I can’t imagine how this plan could possibly produce anything but a stunning success, can you?
A United Nations investigator probing discrimination against Native Americans has called on the US government to return some of the land stolen from Indian tribes as a step toward combatting continuing and systemic racial discrimination.
James Anaya, the UN special rapporteur on the rights of indigenous peoples, said no member of the US Congress would meet him as he investigated the part played by the government in the considerable difficulties faced by Indian tribes.
The report goes on for paragraph after paragraph about proposed plans based on the concept of systemic racism against indigenous people, but it does also manage to touch on one issue which is very real.
Anaya visited an Oglala Sioux reservation where the per capita income is around $7,000 a year, less than one-sixth of the national average, and life expectancy is about 50 years.
The two Sioux reservations in South Dakota – Rosebud and Pine Ridge – have some of the country’s poorest living conditions, including mass unemployment and the highest suicide rate in the western hemisphere with an epidemic of teenagers killing themselves.
“You can see they’re in a somewhat precarious situation in terms of their basic existence and the stability of their communities given that precarious land tenure situation. It’s not like they have large fisheries as a resource base to sustain them. In basic economic terms it’s a very difficult situation. You have upwards of 70% unemployment on the reservation and all kinds of social ills accompanying that. Very tough conditions,” he said.
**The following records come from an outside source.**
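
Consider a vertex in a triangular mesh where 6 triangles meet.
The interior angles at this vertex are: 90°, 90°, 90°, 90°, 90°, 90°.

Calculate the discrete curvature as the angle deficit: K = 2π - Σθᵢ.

Sum of angles = 540°. K = 360° - 540° = -180°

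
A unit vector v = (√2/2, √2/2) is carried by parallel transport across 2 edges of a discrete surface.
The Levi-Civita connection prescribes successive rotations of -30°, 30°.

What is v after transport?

Total rotation: (-30°) + 30° = 0°. Final vector: (0.7071, 0.7071)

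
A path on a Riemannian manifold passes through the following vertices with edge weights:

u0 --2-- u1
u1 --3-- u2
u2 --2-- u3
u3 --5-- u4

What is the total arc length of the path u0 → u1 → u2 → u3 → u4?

Arc length = 2 + 3 + 2 + 5 = 12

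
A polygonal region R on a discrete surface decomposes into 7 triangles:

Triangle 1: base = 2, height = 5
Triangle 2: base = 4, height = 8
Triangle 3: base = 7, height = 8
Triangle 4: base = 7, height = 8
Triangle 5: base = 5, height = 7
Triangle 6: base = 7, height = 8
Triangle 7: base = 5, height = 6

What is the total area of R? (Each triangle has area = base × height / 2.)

(1/2)×2×5 + (1/2)×4×8 + (1/2)×7×8 + (1/2)×7×8 + (1/2)×5×7 + (1/2)×7×8 + (1/2)×5×6 = 137.5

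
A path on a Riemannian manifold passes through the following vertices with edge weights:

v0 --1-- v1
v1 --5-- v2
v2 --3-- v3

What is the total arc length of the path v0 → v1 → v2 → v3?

Arc length = 1 + 5 + 3 = 9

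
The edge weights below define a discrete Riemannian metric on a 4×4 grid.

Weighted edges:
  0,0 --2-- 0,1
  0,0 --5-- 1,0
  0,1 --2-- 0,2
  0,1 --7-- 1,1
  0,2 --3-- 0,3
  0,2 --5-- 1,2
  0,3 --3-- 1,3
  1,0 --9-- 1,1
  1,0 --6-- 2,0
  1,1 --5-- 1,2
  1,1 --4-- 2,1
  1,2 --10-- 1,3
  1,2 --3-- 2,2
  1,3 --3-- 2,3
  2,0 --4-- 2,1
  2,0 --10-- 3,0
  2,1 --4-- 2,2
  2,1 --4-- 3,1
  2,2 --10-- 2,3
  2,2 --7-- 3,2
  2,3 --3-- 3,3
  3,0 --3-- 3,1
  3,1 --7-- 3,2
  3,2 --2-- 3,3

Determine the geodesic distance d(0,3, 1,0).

Shortest path: 0,3 → 0,2 → 0,1 → 0,0 → 1,0, total weight = 12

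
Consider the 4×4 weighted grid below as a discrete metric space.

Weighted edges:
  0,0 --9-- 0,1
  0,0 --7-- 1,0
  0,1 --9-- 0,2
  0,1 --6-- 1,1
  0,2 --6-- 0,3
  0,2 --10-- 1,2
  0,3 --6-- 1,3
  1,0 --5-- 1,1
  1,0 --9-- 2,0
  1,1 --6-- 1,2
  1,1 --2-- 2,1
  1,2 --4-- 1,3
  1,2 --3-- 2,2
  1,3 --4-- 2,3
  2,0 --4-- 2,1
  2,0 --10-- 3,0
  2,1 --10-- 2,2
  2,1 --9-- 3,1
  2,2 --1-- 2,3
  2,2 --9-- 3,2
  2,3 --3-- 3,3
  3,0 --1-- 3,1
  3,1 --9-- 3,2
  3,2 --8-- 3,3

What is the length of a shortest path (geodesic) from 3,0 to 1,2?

Shortest path: 3,0 → 3,1 → 2,1 → 1,1 → 1,2, total weight = 18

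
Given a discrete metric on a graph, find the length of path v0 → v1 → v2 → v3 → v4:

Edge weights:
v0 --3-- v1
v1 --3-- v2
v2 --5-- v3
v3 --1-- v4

Arc length = 3 + 3 + 5 + 1 = 12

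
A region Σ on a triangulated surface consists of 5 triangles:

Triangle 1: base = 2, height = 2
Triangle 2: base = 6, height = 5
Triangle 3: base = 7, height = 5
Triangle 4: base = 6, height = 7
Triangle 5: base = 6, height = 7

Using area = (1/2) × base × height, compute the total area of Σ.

(1/2)×2×2 + (1/2)×6×5 + (1/2)×7×5 + (1/2)×6×7 + (1/2)×6×7 = 76.5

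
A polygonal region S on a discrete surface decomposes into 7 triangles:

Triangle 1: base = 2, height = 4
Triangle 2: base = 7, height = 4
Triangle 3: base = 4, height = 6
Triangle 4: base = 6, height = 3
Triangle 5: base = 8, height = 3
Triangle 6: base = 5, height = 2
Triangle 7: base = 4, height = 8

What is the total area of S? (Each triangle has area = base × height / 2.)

(1/2)×2×4 + (1/2)×7×4 + (1/2)×4×6 + (1/2)×6×3 + (1/2)×8×3 + (1/2)×5×2 + (1/2)×4×8 = 72.0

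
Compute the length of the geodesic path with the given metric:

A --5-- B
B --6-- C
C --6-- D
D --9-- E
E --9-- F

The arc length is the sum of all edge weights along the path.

Arc length = 5 + 6 + 6 + 9 + 9 = 35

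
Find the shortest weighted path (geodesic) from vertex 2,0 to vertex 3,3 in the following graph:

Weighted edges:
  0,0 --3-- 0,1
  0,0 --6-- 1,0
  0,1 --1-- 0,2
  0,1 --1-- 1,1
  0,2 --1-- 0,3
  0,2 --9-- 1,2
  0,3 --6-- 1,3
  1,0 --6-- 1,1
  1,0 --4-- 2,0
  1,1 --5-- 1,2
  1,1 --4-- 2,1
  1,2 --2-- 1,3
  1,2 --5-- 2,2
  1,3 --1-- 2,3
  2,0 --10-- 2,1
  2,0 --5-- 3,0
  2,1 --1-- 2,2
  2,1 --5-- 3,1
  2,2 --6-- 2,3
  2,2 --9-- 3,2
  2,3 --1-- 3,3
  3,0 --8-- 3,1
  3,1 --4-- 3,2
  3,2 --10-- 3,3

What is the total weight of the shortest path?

Shortest path: 2,0 → 2,1 → 2,2 → 2,3 → 3,3, total weight = 18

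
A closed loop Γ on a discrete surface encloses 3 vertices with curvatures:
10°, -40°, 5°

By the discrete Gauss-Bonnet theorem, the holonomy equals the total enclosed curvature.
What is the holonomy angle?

Holonomy = total enclosed curvature = 10° + (-40°) + 5° = -25°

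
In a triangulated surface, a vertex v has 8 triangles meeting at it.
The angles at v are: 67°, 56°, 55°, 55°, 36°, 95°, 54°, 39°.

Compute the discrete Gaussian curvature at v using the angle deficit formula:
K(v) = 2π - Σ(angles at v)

Sum of angles = 457°. K = 360° - 457° = -97° = -97π/180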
Conditions on many of the reservations are indeed horrible. There are some exceptions, of course, among some in the Northwest with ocean access and others with casinos, but many of the tribal lands are simply desolate pools of poverty. If there is anything to the questions being raised by the UN, though, it is likely to be found less in some sort of nebulous cure for any sort of endemic racism than in the technicalities of a court of law.
The United States has indeed made many treaties with Native Americans spanning three centuries. Some were honored, (at least in part) but many were either ignored or crafted in patently unfair ways. There are numerous examples, but one case in New York is fairly typical. A series of treaties between both the state of NY and the federal government with the tribes of the Iroquois Nation were repeatedly violated even though the federal courts weighed in on the side of the natives on more than one occasion. One of them assured the Oneida Indians possession of the lands west of the Hudson and north of the Mohawk rivers for “as long as the sun shall shine and the rivers shall flow.” If that’s the case, it’s pretty dark and dry in the Empire State these days.
Obviously we can’t have a serious conversation about giving all of the lands (i.e. most of the country) back and I doubt anyone is seriously fielding such an idea. But there may be cases where a valid legal case could result in some return of lands or other compensation which might provide some new opportunities and a chance for prosperity to people who are admittedly living in crushing poverty.